Unfortunately, it can be unclear sometimes whether or not you are harassing someone, so we’ve compiled a list of ten ways to tell if you are or not.
1. They are not answering you.
This is the most common way to tell if someone is uninterested in talking to you.
If you are yelling out of your car window at a person who is pretending you are not there, you’re most likely harassing them.
2. They ask you to leave them alone.
Also a pretty common indicator of harassment is when the person feels the need to move beyond subtle cues and flat out tell you to leave them alone. Time to move on.
3. They are at work.
If you go to someone’s workplace and make sexual advances in an environment where they are required to be nice to you, odds are they are not interested and you’re just making it hard for them to get their job done.
4. They change the subject when you make sexual advances.
Maybe you have a friend or classmate who you flirt with from time to time. If this person never reciprocates flirting, changes the topic or avoids answering your attempts at flirting, they aren’t interested and may be too nice to tell you that you’re making them uncomfortable.
5. You are restricting them from leaving the situation.
If you follow someone, walk in front of them, or block them in somewhere, you are forcing them to engage in the behavior with you against their will – which is harassment. Never hold someone against their will.

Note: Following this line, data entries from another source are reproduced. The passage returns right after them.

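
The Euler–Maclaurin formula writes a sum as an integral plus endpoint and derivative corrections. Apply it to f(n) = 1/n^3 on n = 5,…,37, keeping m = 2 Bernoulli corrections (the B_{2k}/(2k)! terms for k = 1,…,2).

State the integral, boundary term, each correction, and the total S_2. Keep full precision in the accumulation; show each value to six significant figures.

S_2 ≈ 0.0240392

The integral term ∫_5^37 1/x^3 dx = 0.0196348.
Boundary: ½(f(5) + f(37)) = ½(0.00800000 + 1.97422e-05) = 0.00400987.
So far: 0.0236446.
Correction k=1: B_{2}/2! · (f^{(1)}(37) − f^{(1)}(5)) = 1/12 · (-1.60072e-06 − (-0.00480000)) = 0.000399867.
Running total after k=1: 0.0240445.
Correction k=2: B_{4}/4! · (f^{(3)}(37) − f^{(3)}(5)) = −1/720 · (-2.33852e-08 − (-0.00384000)) = -5.33330e-06.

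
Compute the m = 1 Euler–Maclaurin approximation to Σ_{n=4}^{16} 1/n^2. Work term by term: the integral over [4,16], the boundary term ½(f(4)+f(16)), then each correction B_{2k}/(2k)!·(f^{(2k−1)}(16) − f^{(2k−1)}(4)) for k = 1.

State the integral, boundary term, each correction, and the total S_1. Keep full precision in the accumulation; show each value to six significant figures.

S_1 ≈ 0.223267

∫_4^16 1/x^2 dx evaluates to 0.187500.
Endpoint term: (f(4) + f(16))/2 = (0.0625000 + 0.00390625)/2 = 0.0332031.
So far: 0.220703.
Correction k=1: B_{2}/2! · (f^{(1)}(16) − f^{(1)}(4)) = 1/12 · (-0.000488281 − (-0.0312500)) = 0.00256348.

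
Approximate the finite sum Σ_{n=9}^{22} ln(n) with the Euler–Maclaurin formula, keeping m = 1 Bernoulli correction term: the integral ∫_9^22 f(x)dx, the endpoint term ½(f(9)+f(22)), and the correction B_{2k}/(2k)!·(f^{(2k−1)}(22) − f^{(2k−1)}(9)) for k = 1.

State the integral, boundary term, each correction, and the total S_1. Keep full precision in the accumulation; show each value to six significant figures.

S_1 ≈ 37.8666

The integral term ∫_9^22 ln(x) dx = 35.2279.
Boundary: ½(f(9) + f(22)) = ½(2.19722 + 3.09104) = 2.64413.
Integral + boundary = 37.8720.
Correction k=1: B_{2}/2! · (f^{(1)}(22) − f^{(1)}(9)) = 1/12 · (0.0454545 − 0.111111) = -0.00547138.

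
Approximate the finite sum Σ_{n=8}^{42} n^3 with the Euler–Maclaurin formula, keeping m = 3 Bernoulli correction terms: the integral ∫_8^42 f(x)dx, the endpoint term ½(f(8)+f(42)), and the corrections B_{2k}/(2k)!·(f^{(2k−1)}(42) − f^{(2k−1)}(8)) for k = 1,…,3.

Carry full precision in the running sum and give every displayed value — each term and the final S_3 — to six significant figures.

S_3 ≈ 814625

∫_8^42 x^3 dx evaluates to 776900.
Endpoint term: (f(8) + f(42))/2 = (512.000 + 74088.0)/2 = 37300.0.
So far: 814200.
Correction k=1: B_{2}/2! · (f^{(1)}(42) − f^{(1)}(8)) = 1/12 · (5292.00 − 192.000) = 425.000.
After k=1: 814625.
Correction k=2: B_{4}/4! · (f^{(3)}(42) − f^{(3)}(8)) = −1/720 · (6.00000 − 6.00000) = 0.00000.
After k=2: 814625.
Correction k=3: B_{6}/6! · (f^{(5)}(42) − f^{(5)}(8)) = 1/30240 · (0.00000 − 0.00000) = 0.00000.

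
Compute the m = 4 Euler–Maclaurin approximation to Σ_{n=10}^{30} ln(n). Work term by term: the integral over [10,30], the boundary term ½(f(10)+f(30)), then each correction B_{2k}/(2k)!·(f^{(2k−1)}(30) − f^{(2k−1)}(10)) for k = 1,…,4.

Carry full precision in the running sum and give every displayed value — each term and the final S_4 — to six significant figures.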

Catcalling is not flattering, and it’s often embarrassing and demeaning for the receiver. Don’t do it.
7. Making physical advances toward someone who is distancing themselves from you
For example, if you put your arm around someone’s shoulder at a party, and they shrug you off, that is not an invitation to try again or otherwise touch them. Many people feel strongly about personal space and you need to respect that.
8. Interfering in a relationship.
If you know someone is in a relationship, sexual advances toward them are sexual harassment. If they have a significant other, they do not want to engage in that kind of behavior with you, and surely you would not want someone harassing your significant other if you were in a relationship, too.
Don’t be that person.
9. They’re just not into you.
If you try to talk to someone and they seem distracted, look down at their phone while you talk, show negative body language, or give really superficial conversation, they probably aren’t interested in you. This isn’t a challenge to get them to like you, so if you notice any of the negative behaviors, don’t pressure them into talking to you.
10. You’re at a position of authority to them.
A common theme in the recent events in Hollywood about sexual harassment involve an authority figure abusing their position and targeting people who work under them. There’s nothing wrong with dating someone who is under your authority, maybe dating your club president or the coach on your intramural soccer team. There’s only an issue when you use that authority to sexually pressure them abuse the power. For example, saying, “Go on a date with me, and I’ll let you see the e-board application before everyone else,” is wrong and it’s a form of exploitative harassment.
Harassment comes in many forms, and each instance in situationally specific. Overall, do your best to be aware of social cues, body language and how you would feel if someone treated you the way you are treating others. And if you see a friend sexually harassing someone, speak up. Pull them aside privately and tell them they need to reevaluate their behavior. Also, if you see someone being harassed, try your best to get them out of the situation without putting anyone in harm’s way.
Let’s make UConn a safe place for everyone.